There’s not much FEMA can do with this information right now. The agency must respond to the disasters in front of them, and quickly. But Congress should learn from this experience that the current model for natural-disaster preparation is deeply flawed. We can no longer plan for the average cost, and continue to throw money at catastrophes after they occur. “There’s been rumblings in the emergency management community for a while about how sustainable this is,” Schlegelmilch said. He cited the National Flood Insurance Program, which gives government assistance to homeowners who live in flood-prone areas if their homes are destroyed. “There’s a lot of questions about whether these programs just underwrite risky behavior,” he said. “There is a growing consensus that the way that we fund relief is unsustainable because it doesn’t incentivize preparedness.”
There are a number of proposed solutions floating around. Michael D. Brown, the former FEMA administrator under President George W. Bush, suggests injecting a huge amount of money into the Disaster Relief Fund via the federal budget, so the agency doesn’t need to scramble to ask Congress for help. “If we built up a reserve of $100 billion, we’d actually have time to figure out the best way to rebuild,” he said.

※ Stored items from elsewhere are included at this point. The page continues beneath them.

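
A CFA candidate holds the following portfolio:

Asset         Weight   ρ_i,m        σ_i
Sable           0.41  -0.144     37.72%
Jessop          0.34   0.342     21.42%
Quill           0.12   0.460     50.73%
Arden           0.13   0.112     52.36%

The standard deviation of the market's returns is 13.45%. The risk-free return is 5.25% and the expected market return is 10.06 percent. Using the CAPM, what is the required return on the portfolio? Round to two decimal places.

β_Sable = -0.144 × 37.72% / 13.45% = -0.4038
β_Jessop = 0.342 × 21.42% / 13.45% = 0.5447
β_Quill = 0.460 × 50.73% / 13.45% = 1.7350
β_Arden = 0.112 × 52.36% / 13.45% = 0.4360
β_P = Σ w_i β_i = 0.41×-0.4038 + 0.34×0.5447 + 0.12×1.7350 + 0.13×0.4360 = 0.2845
MRP = 10.06% − 5.25% = 4.81%
E(R_P) = R_f + β_P × MRP = 5.25% + 0.2845 × 4.81% = 6.62%

6.62%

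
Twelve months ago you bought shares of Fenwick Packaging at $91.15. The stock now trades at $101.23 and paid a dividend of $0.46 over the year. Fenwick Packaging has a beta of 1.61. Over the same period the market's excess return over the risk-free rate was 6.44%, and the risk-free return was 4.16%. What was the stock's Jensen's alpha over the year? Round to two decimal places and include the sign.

Realised HPR = (P1 + D1 − P0) / P0 = (101.23 + 0.46 − 91.15) / 91.15 = 10.54 / 91.15 = 11.5634%
CAPM required = R_f + β·MRP = 4.16% + 1.61 × 6.44% = 14.5284%
α = realised − required = 11.5634% − 14.5284% = -2.97%

-2.97%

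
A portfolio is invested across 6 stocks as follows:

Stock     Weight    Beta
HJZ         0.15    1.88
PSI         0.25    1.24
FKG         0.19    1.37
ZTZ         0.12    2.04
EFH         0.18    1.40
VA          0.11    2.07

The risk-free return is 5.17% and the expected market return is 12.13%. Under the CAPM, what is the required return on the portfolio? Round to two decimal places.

β_P = Σ w_i β_i = 0.15×1.88 + 0.25×1.24 + 0.19×1.37 + 0.12×2.04 + 0.18×1.40 + 0.11×2.07 = 1.5768
MRP = 12.13% − 5.17% = 6.96%
E(R_P) = R_f + β_P × MRP = 5.17% + 1.5768 × 6.96% = 16.14%

16.14%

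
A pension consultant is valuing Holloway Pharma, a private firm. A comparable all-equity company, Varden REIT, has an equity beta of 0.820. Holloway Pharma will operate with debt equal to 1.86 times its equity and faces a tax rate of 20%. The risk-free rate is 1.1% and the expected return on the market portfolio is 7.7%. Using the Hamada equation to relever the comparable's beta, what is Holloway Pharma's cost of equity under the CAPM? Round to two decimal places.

β_L = β_U × [1 + (1 − t)(D/E)] = 0.820 × [1 + (1 − 0.20) × 1.86]
    = 0.820 × [1 + 0.80 × 1.86] = 0.820 × 2.4880 = 2.0402
MRP = 7.7% − 1.1% = 6.60%
E(R) = R_f + β_L × MRP = 1.1% + 2.0402 × 6.6% = 14.57%

14.57%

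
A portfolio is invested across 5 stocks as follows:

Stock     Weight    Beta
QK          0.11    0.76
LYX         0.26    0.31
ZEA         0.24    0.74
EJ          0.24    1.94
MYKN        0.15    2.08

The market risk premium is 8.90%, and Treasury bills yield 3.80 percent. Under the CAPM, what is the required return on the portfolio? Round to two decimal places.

13.76%

β_P = Σ w_i β_i = 0.11×0.76 + 0.26×0.31 + 0.24×0.74 + 0.24×1.94 + 0.15×2.08 = 1.1194
E(R_P) = R_f + β_P × MRP = 3.80% + 1.1194 × 8.90% = 13.76%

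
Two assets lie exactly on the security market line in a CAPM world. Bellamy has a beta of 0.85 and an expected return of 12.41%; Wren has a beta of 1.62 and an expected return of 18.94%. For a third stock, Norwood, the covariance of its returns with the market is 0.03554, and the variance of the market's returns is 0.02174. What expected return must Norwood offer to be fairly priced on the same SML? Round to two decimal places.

MRP = (18.94% − 12.41%) / (1.62 − 0.85) = 8.4805%
R_f = 12.41% − 0.85 × 8.4805% = 5.2016%
β_Norwood = Cov / Var(R_m) = 0.03554 / 0.02174 = 1.6348
E(R_Norwood) = R_f + β × MRP = 5.2016% + 1.6348 × 8.4805% = 19.07%

19.07%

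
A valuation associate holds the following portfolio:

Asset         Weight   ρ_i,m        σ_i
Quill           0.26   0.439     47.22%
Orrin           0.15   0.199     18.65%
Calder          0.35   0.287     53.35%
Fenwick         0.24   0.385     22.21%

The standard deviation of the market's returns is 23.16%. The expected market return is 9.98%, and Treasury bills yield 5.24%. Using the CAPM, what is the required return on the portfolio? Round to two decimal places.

β_Quill = 0.439 × 47.22% / 23.16% = 0.8951
β_Orrin = 0.199 × 18.65% / 23.16% = 0.1602
β_Calder = 0.287 × 53.35% / 23.16% = 0.6611
β_Fenwick = 0.385 × 22.21% / 23.16% = 0.3692
β_P = Σ w_i β_i = 0.26×0.8951 + 0.15×0.1602 + 0.35×0.6611 + 0.24×0.3692 = 0.5767
MRP = 9.98% − 5.24% = 4.74%
E(R_P) = R_f + β_P × MRP = 5.24% + 0.5767 × 4.74% = 7.97%

7.97%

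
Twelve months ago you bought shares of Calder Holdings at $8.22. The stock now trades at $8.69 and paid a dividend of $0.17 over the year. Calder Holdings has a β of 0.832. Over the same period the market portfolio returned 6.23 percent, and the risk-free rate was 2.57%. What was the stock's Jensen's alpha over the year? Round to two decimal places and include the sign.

Realised HPR = (P1 + D1 − P0) / P0 = (8.69 + 0.17 − 8.22) / 8.22 = 0.64 / 8.22 = 7.7859%
MRP = 6.23% − 2.57% = 3.66%
CAPM required = R_f + β·MRP = 2.57% + 0.832 × 3.66% = 5.61512%
α = realised − required = 7.7859% − 5.61512% = +2.17%

+2.17%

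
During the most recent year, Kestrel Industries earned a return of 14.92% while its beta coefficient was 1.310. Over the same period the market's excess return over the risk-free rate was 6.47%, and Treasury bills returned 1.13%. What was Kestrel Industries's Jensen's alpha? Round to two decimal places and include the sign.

+5.31%

CAPM benchmark = R_f + β(R_m − R_f) = 1.13% + 1.310 × 6.47% = 9.60570%
α = actual − benchmark = 14.92% − 9.60570% = +5.31%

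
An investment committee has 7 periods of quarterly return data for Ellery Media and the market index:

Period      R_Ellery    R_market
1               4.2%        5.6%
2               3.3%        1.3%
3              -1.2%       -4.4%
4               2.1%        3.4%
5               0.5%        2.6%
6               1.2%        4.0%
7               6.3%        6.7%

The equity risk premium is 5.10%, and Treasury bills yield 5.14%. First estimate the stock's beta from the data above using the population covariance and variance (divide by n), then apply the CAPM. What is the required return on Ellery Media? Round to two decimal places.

Mean R_i = (4.2 + 3.3 − 1.2 + 2.1 + 0.5 + 1.2 + 6.3) / 7 = 2.3429%
Mean R_m = (5.6 + 1.3 − 4.4 + 3.4 + 2.6 + 4.0 + 6.7) / 7 = 2.7429%
Σ(R_i − R̄_i)(R_m − R̄_m) = 43.5571  ⇒  Cov = 43.5571 / 7 = 6.2224
Σ(R_m − R̄_m)² = 78.9571  ⇒  Var(R_m) = 78.9571 / 7 = 11.2796
β = Cov / Var(R_m) = 6.2224 / 11.2796 = 0.5517
E(R) = R_f + β × MRP = 5.14% + 0.5517 × 5.10% = 7.95%

7.95%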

Schlegelmilch and others say the government should take better advantage of the calm between storms, and provide incentives for local governments to prepare buildings and roadways for major events. “The real question is, why are we spending so much on relief to begin with?” Schlegelmilch said. “Why aren’t we spending on preparation and resilience?” Conservatives like Brown also suggest eliminating the National Flood Insurance Program. “I’m not saying you shouldn’t live in a flood zone,” Brown said. “I’m just saying other taxpayers shouldn’t subsidize your choice.”
Over the next three months, Congress will have to fund the federal government (again), including FEMA’s budget and the Disaster Relief Fund. It will weigh whether to reauthorize the National Flood Insurance Program. And it will decide how much more emergency funding to provide for hurricane relief. The debate over these bills will raise long-term questions about what the nation’s disaster response should look like. The answer is to reform FEMA’s outdated disaster doctrine.